After talks with representatives of the Czech Foreign Ministry in Prague, members of the regional assemblies of Saxony and Brandenburg declared that they believe the Czech Republic is “well prepared to enter the Schengen system of open European borders.” Rudolf Jelínek Distillery penetrated the Serbian market. Due to missing cigarette tax revenue, the state budget unexpectedly plunged to minus seventeen billion crowns. Svatopluk Beneš passed away. Viktor “Pirate of Prague” Kožený, who dispossessed American and Czech investors of billions of crowns in privatization schemes around the world, was released from custody in the Bahamas. A statue of Jan Antonín Baťa was erected in the center of Zlín.
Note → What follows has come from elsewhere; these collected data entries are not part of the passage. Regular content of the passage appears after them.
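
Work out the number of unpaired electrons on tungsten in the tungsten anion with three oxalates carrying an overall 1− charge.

Ligand charges: each oxalate is −2. With an overall charge of −1 the tungsten centre must be in the +5 oxidation state.
Group 6 minus oxidation state 5 gives a d¹ configuration.
Counting donor atoms: 3×oxalate (bidentate) → 6 donors. Coordination number = 6.
In an octahedral field the d¹ configuration is t₂g¹e_g⁰ (only one arrangement possible), giving 1 unpaired electron.

1 unpaired electron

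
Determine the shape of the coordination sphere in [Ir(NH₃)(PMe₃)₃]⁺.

square planar

Ligand charges: ammonia is neutral; trimethylphosphine is neutral. With an overall charge of +1 the iridium centre must be in the +1 oxidation state.
Group 9 minus oxidation state 1 gives a d⁸ configuration.
With 4 monodentate ligands the coordination number is 4.
A 5d d⁸ ion has a large crystal-field splitting; square planar leaves the high-energy d_{x²−y²} orbital empty and maximises CFSE.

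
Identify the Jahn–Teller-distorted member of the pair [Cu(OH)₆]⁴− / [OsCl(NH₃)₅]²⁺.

[Cu(OH)₆]⁴−

[Cu(OH)₆]⁴−: Each hydroxide is −1; balancing the −4 overall charge requires Cu(II). Cu sits in group 11, so the d-electron count is 11 − 2 = 9. The t₂g⁶e_g³ configuration has an unevenly filled e_g set; the Jahn–Teller theorem predicts a tetragonal distortion (typically axial elongation) to lift the degeneracy.
[OsCl(NH₃)₅]²⁺: Summing ligand charges against the +2 overall charge gives an oxidation state of +3 for osmium. Osmium is a group-8 element; Os(III) is therefore d⁵. A 5d ion has a large Δₒ and is invariably low-spin. The d⁵ configuration leaves the e_g set evenly filled (or empty) — no strong Jahn–Teller driving force.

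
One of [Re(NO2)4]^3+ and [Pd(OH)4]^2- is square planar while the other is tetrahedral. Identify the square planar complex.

[Pd(OH)4]^2-

For [Re(NO2)4]^3+: Summing ligand charges against the +3 overall charge gives an oxidation state of +7 for rhenium. Group 7 minus oxidation state 7 gives a d⁰ configuration. A d⁰ ion has no crystal-field stabilisation preference between square planar and tetrahedral, so four ligands adopt the sterically favoured tetrahedral geometry. → tetrahedral.
For [Pd(OH)4]^2-: Summing ligand charges against the −2 overall charge gives an oxidation state of +2 for palladium. Group 10 minus oxidation state 2 gives a d⁸ configuration. A 4d d⁸ ion has a large crystal-field splitting; square planar leaves the high-energy d_{x²−y²} orbital empty and maximises CFSE. → square planar.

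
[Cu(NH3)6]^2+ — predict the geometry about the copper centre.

octahedral

Ammonia is neutral; balancing the +2 overall charge requires Cu(II).
Group 11 minus oxidation state 2 gives a d⁹ configuration.
Coordination number: 6.
Six donors around a single metal centre give an octahedral coordination sphere.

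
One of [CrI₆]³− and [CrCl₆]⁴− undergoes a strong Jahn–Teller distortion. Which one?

[CrI₆]³−: Summing ligand charges against the −3 overall charge gives an oxidation state of +3 for chromium. Chromium is a group-6 element; Cr(III) is therefore d³. The d³ configuration leaves the e_g set evenly filled (or empty) — no strong Jahn–Teller driving force.
[CrCl₆]⁴−: Summing ligand charges against the −4 overall charge gives an oxidation state of +2 for chromium. Chromium is a group-6 element; Cr(II) is therefore d⁴. Chloride is a weak-field ligand for a first-row metal, so the complex is high-spin. The t₂g³e_g¹ (high-spin) configuration has an unevenly filled e_g set; the Jahn–Teller theorem predicts a tetragonal distortion (typically axial elongation) to lift the degeneracy.

[CrCl₆]⁴−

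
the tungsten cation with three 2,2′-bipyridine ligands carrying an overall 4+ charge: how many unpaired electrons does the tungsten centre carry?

2

Summing ligand charges against the +4 overall charge gives an oxidation state of +4 for tungsten.
Group 6 minus oxidation state 4 gives a d² configuration.
Counting donor atoms: 3×2,2′-bipyridine (bidentate) → 6 donors. Coordination number = 6.
In an octahedral field the d² configuration is t₂g²e_g⁰ (only one arrangement possible), giving 2 unpaired electrons.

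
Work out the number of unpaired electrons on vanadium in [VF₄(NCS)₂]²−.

Each fluoride is −1; each isothiocyanate is −1; balancing the −2 overall charge requires V(IV).
V sits in group 5, so the d-electron count is 5 − 4 = 1.
In an octahedral field the d¹ configuration is t₂g¹e_g⁰ (only one arrangement possible), giving 1 unpaired electron.

1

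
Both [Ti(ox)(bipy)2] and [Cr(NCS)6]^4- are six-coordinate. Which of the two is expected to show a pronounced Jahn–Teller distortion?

[Cr(NCS)6]^4-

[Ti(ox)(bipy)2]: Each oxalate is −2; 2,2′-bipyridine is neutral; balancing the 0 overall charge requires Ti(II). Titanium is a group-4 element; Ti(II) is therefore d². The d² configuration leaves the e_g set evenly filled (or empty) — no strong Jahn–Teller driving force.
[Cr(NCS)6]^4-: Ligand charges: each isothiocyanate is −1. With an overall charge of −4 the chromium centre must be in the +2 oxidation state. Cr sits in group 6, so the d-electron count is 6 − 2 = 4. Isothiocyanate is a weak-field ligand for a first-row metal, so the complex is high-spin. The t₂g³e_g¹ (high-spin) configuration has an unevenly filled e_g set; the Jahn–Teller theorem predicts a tetragonal distortion (typically axial elongation) to lift the degeneracy.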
After a fifteen-year legal process, the Supreme Court upheld an earlier ruling by a court of lower instance acquitting Communist-era secret police agent Pavel Minařík, who had been charged with, in addition to routine informant work, having prepared a terrorist attack on Radio Free Europe in the 1970s, which is, according to preserved documents, exactly what Minařík was engaged in during his espionage stint. Agip bought the Czech gas station chain Esso. A car carrying the head of the Czech diplomatic mission in Afghanistan, Filip Velach, came under fire in the province of Paktia, and two bodyguards were lightly wounded during the attack. One of the sherpas carrying equipment for Prague mayor Pavel Bém’s mountaineering expedition to the peak of Mount Everest died at the Khumbu Icefall.
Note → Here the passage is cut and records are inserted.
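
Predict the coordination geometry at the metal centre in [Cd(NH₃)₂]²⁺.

linear

Summing ligand charges against the +2 overall charge gives an oxidation state of +2 for cadmium.
Group 12 minus oxidation state 2 gives a d¹⁰ configuration.
Coordination number: 2.
A d¹⁰ ion with only two ligands adopts a linear arrangement (sp hybridisation; no CFSE preference).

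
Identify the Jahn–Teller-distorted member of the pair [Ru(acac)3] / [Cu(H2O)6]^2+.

[Cu(H2O)6]^2+

[Ru(acac)3]: Each acetylacetonate is −1; balancing the 0 overall charge requires Ru(III). Ruthenium is a group-8 element; Ru(III) is therefore d⁵. A 4d ion has a large Δₒ and is invariably low-spin. The d⁵ configuration leaves the e_g set evenly filled (or empty) — no strong Jahn–Teller driving force.
[Cu(H2O)6]^2+: Summing ligand charges against the +2 overall charge gives an oxidation state of +2 for copper. Copper is a group-11 element; Cu(II) is therefore d⁹. The t₂g⁶e_g³ configuration has an unevenly filled e_g set; the Jahn–Teller theorem predicts a tetragonal distortion (typically axial elongation) to lift the degeneracy.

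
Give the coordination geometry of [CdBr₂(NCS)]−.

trigonal planar

Each bromide is −1; each isothiocyanate is −1; balancing the −1 overall charge requires Cd(II).
Cadmium is a group-12 element; Cd(II) is therefore d¹⁰.
With 3 monodentate ligands the coordination number is 3.
Three ligands around a d¹⁰ centre minimise repulsion in a trigonal-planar arrangement.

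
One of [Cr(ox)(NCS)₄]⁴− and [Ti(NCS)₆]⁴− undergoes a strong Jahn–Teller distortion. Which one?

[Cr(ox)(NCS)₄]⁴−: Each oxalate is −2; each isothiocyanate is −1; balancing the −4 overall charge requires Cr(II). Cr sits in group 6, so the d-electron count is 6 − 2 = 4. Isothiocyanate and oxalate are weak-field ligands for a first-row metal, so the complex is high-spin. The t₂g³e_g¹ (high-spin) configuration has an unevenly filled e_g set; the Jahn–Teller theorem predicts a tetragonal distortion (typically axial elongation) to lift the degeneracy.
[Ti(NCS)₆]⁴−: Ligand charges: each isothiocyanate is −1. With an overall charge of −4 the titanium centre must be in the +2 oxidation state. Group 4 minus oxidation state 2 gives a d² configuration. The d² configuration leaves the e_g set evenly filled (or empty) — no strong Jahn–Teller driving force.

[Cr(ox)(NCS)₄]⁴−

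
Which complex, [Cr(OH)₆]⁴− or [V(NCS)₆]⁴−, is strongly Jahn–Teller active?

[Cr(OH)₆]⁴−: Summing ligand charges against the −4 overall charge gives an oxidation state of +2 for chromium. Chromium is a group-6 element; Cr(II) is therefore d⁴. Hydroxide is a weak-field ligand for a first-row metal, so the complex is high-spin. The t₂g³e_g¹ (high-spin) configuration has an unevenly filled e_g set; the Jahn–Teller theorem predicts a tetragonal distortion (typically axial elongation) to lift the degeneracy.
[V(NCS)₆]⁴−: Each isothiocyanate is −1; balancing the −4 overall charge requires V(II). Group 5 minus oxidation state 2 gives a d³ configuration. The d³ configuration leaves the e_g set evenly filled (or empty) — no strong Jahn–Teller driving force.

[Cr(OH)₆]⁴−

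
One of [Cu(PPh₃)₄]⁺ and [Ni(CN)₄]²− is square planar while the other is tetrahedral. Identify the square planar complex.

For [Cu(PPh₃)₄]⁺: Triphenylphosphine is neutral; balancing the +1 overall charge requires Cu(I). Group 11 minus oxidation state 1 gives a d¹⁰ configuration. A d¹⁰ ion has no crystal-field stabilisation preference between square planar and tetrahedral, so four ligands adopt the sterically favoured tetrahedral geometry. → tetrahedral.
For [Ni(CN)₄]²−: Each cyanide is −1; balancing the −2 overall charge requires Ni(II). Ni sits in group 10, so the d-electron count is 10 − 2 = 8. Cyanide is a strong-field ligand (high in the spectrochemical series). A 3d d⁸ ion with strong-field ligands gains enough CFSE to favour square planar over tetrahedral. → square planar.

[Ni(CN)₄]²−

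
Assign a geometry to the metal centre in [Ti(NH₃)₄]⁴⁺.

Ligand charges: ammonia is neutral. With an overall charge of +4 the titanium centre must be in the +4 oxidation state.
Group 4 minus oxidation state 4 gives a d⁰ configuration.
With 4 monodentate ligands the coordination number is 4.
A d⁰ ion has no crystal-field stabilisation preference between square planar and tetrahedral, so four ligands adopt the sterically favoured tetrahedral geometry.

tetrahedral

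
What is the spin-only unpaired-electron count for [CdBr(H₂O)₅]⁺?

Ligand charges: each bromide is −1; water is neutral. With an overall charge of +1 the cadmium centre must be in the +2 oxidation state.
Cd sits in group 12, so the d-electron count is 12 − 2 = 10.
In an octahedral field the d¹⁰ configuration is t₂g⁶e_g⁴, giving 0 unpaired electrons.

0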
“The weather is so foul that not even the devil himself would be caught in it; I’ve watched at least thirty sherpas carry their deceased friend, and it is fascinating to see how routinely these local heroes accept death,” Mayor Bém wrote of the tragedy of one of his carriers for Mladá fronta DNES. Three years passed since the Czech Republic entered the European Union. “Similar to anti-nuclear activists at Temelín, I am willing to tether myself in order to prevent a national library like that from being built in Letná Park,” pronounced Czech President and fresh recipient of an honorary doctorate degree from Moscow University Václav Klaus after participating in a debate on the quality of the proposed new National Library building, which was rendered as a stylized green octopus by its designer, world-renowned architect Jan Kaplický. The Catholic Church deserted its age-old theological concept of “limbo” and decided that all children – even those who die before being baptized – await salvation. Following an 80-year absence, a kijor, or ritual washbasin, was returned to the Zadní Synagogue in Třebič.

Všeobecná zdravotní pojišťovna (General Health Insurer) shed its debts. Moravian and Silesian women bodybuilders competed for the title of regional champion in Bystřice nad Pernštejnem. The Czech Republic’s team comprised of four young men beat teams from India, China, and Russia in the final round of the international contest GMC Euromanager; “Which country knows how to foster the best managers? Clearly the Czech Republic!” wrote Hospodářské noviny, commenting on the victory. The tallest Czech, Tomáš Pustina (224 cm / 7 feet 4.25 inches), celebrated his thirtieth birthday in pain and agony: in addition to his body’s inability to stop producing the growth hormone, his ankles became so inflamed that he had to stop walking.